Recipe: One-Pot Chicken Noodle Soup

by Rakka   Tags: recipe

This is going to be more of a guide than a recipe per se.

This is essentially Serious Eats’ recipe for shredded chicken with miso butter.

Ingredients

  • Chicken thigh (bone-in, skineless, boneless, whatever. Preferably bone-in, skin-on.)
  • Noodles (soba? udon? hand-pulled? whatever floats your boat)1
  • Some oil or butter
  • Vegetables

    Suggestions:

    • Carrots
    • Onions
    • Scallions

Nice bonuses:

  • Chicken stock
  • Katsuoboshi

Instructions

  1. Season chicken. Black pepper? White pepper?

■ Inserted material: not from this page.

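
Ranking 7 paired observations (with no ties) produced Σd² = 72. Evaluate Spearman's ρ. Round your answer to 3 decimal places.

-0.286

ρ = 1 − 6Σd² / [n(n²−1)] = 1 − 6×72 / (7×48)
  = 1 − 432/336 = 1 − 1.2857 ≈ -0.286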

You probably want some salt.
    • I’ve found cutting up the chicken helps when using bone-in skin-on, because the bone tends to leak a gross blood-like fluid later and cutting it up helps that cook away.
  2. Heat up oil or butter in saucepan.
  3. Lay chicken in saucepan skin side down. Let it sear for a few minutes.
  4. Meanwhile, prep your vegetables.
  5. Flip chicken and sear other side for a few minutes.
    • You could add some sliced garlic or diced ginger now too.
    • You could add the vegetables now if you want a sear.
    • You could add some more spices. More spices are always good.
  6. Add water, chicken broth, hondashi, soy sauce, more spices, whatever. Simmer until chicken is cooked through.
    • Add heartier vegetables now (carrots) too. (And the onions if you like em softer.)
    • I like adding chili pepper powder here, and/or ground cumin or ground Sichuan peppercorn.
  7. Remove chicken and cut up.
  8. Add noodles to pot and cook as per instructions.
    • If it’s something starchy, like soba, and you don’t want all the starch (are you not American?), you could par-boil the noodles first. But then it’s not one-pot (unless you par-boil as step 0).
    • Add non-hearty vegetables here.
    • Maybe simmer a bit to reduce the liquid if needed.
  9. Pour into bowl. Top with chicken and vegetables like scallions.
  10. Eat in like 5 minutes.
  1. I’ve used soba, frozen udon, and “wife noodles” (the Chinese text says “hand-pulled noodles”) to great effect.